Un divorce consommé en 2020 : il y a trois ans, le recours à cet anti-inflammatoire non stéroïdien (AINS) a fortement chuté, avec seulement 10 et 14 millions de boîtes vendues, respectivement avec ou sans ordonnance, contre 20 et 24 millions par an sur la période 2010-2018, rapporte le Luc Besançon, délégué général de NèreS, association représentant les fabricants de médicaments de premier recours qui réunit les principaux producteurs d’ibuprofène.
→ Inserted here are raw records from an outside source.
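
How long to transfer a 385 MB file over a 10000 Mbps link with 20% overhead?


Effective throughput = 10000 * (1 - 20/100) = 8000 Mbps
File size in Mb = 385 * 8 = 3080 Mb
Time = 3080 / 8000
Time = 0.385 seconds


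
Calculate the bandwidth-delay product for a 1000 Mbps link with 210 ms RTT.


BDP = bandwidth * RTT
= 1000 Mbps * 210 ms
= 1000 * 1e6 * 210 / 1000 bits
= 210000000 bits
= 26250000 bytes
= 25634.7656 KB
BDP = 210000000 bits (26250000 bytes)


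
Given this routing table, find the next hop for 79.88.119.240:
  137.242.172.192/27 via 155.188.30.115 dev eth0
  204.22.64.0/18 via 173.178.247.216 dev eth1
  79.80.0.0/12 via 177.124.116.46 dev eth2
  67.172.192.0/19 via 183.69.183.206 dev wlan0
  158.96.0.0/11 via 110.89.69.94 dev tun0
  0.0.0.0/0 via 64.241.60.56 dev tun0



Longest prefix match for 79.88.119.240:
  /27 137.242.172.192: no
  /18 204.22.64.0: no
  /12 79.80.0.0: MATCH
  /19 67.172.192.0: no
  /11 158.96.0.0: no
  /0 0.0.0.0: MATCH
Selected: next-hop 177.124.116.46 via eth2 (matched /12)


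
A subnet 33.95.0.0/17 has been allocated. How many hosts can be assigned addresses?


Host bits = 32 - 17 = 15
Total addresses = 2^15 = 32768
Usable = total - 2 (network and broadcast)
Usable hosts: 32766


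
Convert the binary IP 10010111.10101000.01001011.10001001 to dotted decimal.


10010111 = 151
10101000 = 168
01001011 = 75
10001001 = 137
IP: 151.168.75.137


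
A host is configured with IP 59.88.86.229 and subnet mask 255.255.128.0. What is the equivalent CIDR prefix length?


Binary: 11111111.11111111.10000000.00000000
Count leading 1s
Prefix: /17


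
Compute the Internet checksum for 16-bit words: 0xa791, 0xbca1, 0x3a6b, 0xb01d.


Sum all words (with carry folding):
+ 0xa791 = 0xa791
+ 0xbca1 = 0x6433
+ 0x3a6b = 0x9e9e
+ 0xb01d = 0x4ebc
One's complement: ~0x4ebc
Checksum = 0xb143


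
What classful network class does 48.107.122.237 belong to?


First octet: 48
Binary: 00110000
0xxxxxxx -> Class A (1-126)
Class A, default mask 255.0.0.0 (/8)


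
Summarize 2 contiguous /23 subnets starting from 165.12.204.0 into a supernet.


Original prefix: /23
Number of subnets: 2 = 2^1
New prefix = 23 - 1 = 22
Supernet: 165.12.204.0/22


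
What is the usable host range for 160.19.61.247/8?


Network: 160.0.0.0
Broadcast: 160.255.255.255
First usable = network + 1
Last usable = broadcast - 1
Range: 160.0.0.1 to 160.255.255.254


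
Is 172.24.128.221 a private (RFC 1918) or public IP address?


RFC 1918 private ranges:
  10.0.0.0/8 (10.0.0.0 - 10.255.255.255)
  172.16.0.0/12 (172.16.0.0 - 172.31.255.255)
  192.168.0.0/16 (192.168.0.0 - 192.168.255.255)
Private (in 172.16.0.0/12)


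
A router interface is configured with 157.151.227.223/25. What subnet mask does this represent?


/25 means 25 network bits, 7 host bits
Binary: 11111111111111111111111110000000
Mask: 255.255.255.128


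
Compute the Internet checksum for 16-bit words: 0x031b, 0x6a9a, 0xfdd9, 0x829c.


Sum all words (with carry folding):
+ 0x031b = 0x031b
+ 0x6a9a = 0x6db5
+ 0xfdd9 = 0x6b8f
+ 0x829c = 0xee2b
One's complement: ~0xee2b
Checksum = 0x11d4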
La concomitance avec la crise sanitaire n’échappe pas. À raison. En effet, les mesures de freinage prises pour éviter la diffusion du SARS-CoV-2, en réduisant aussi la circulation des pathogènes habituels, ont limité le besoin en antalgiques de palier 1 et antipyrétiques, dont l’ibuprofène, souligne Luc Besançon.
L’image de l’ibuprofène altérée par la crise sanitaire
Et la molécule a été impactée dès le début du confinement par des messages ciblant le médicament – pointé comme un potentiel facteur aggravant du Covid-19 – bien plus relayés en France que dans le reste de l’Europe. Au bénéfice de sa principale alternative : le paracétamol. « La prise d'anti-inflammatoires (ibuprofène, cortisone, …) pourrait être un facteur d'aggravation de l’infection. En cas de fièvre, prenez du paracétamol », écrivait sur les réseaux sociaux, le 14 mars 2020, le ministre de la Santé d’alors, Olivier Véran.
Aussi, alors que les épidémies hivernales ont repris et que les consommations de paracétamol ont rebondi, le recours à l’ibuprofène remonte peu : en 2022, les ventes n’ont atteint que 12 millions de boîtes sur prescription et 18 millions sans ordonnance, indique Luc Besançon.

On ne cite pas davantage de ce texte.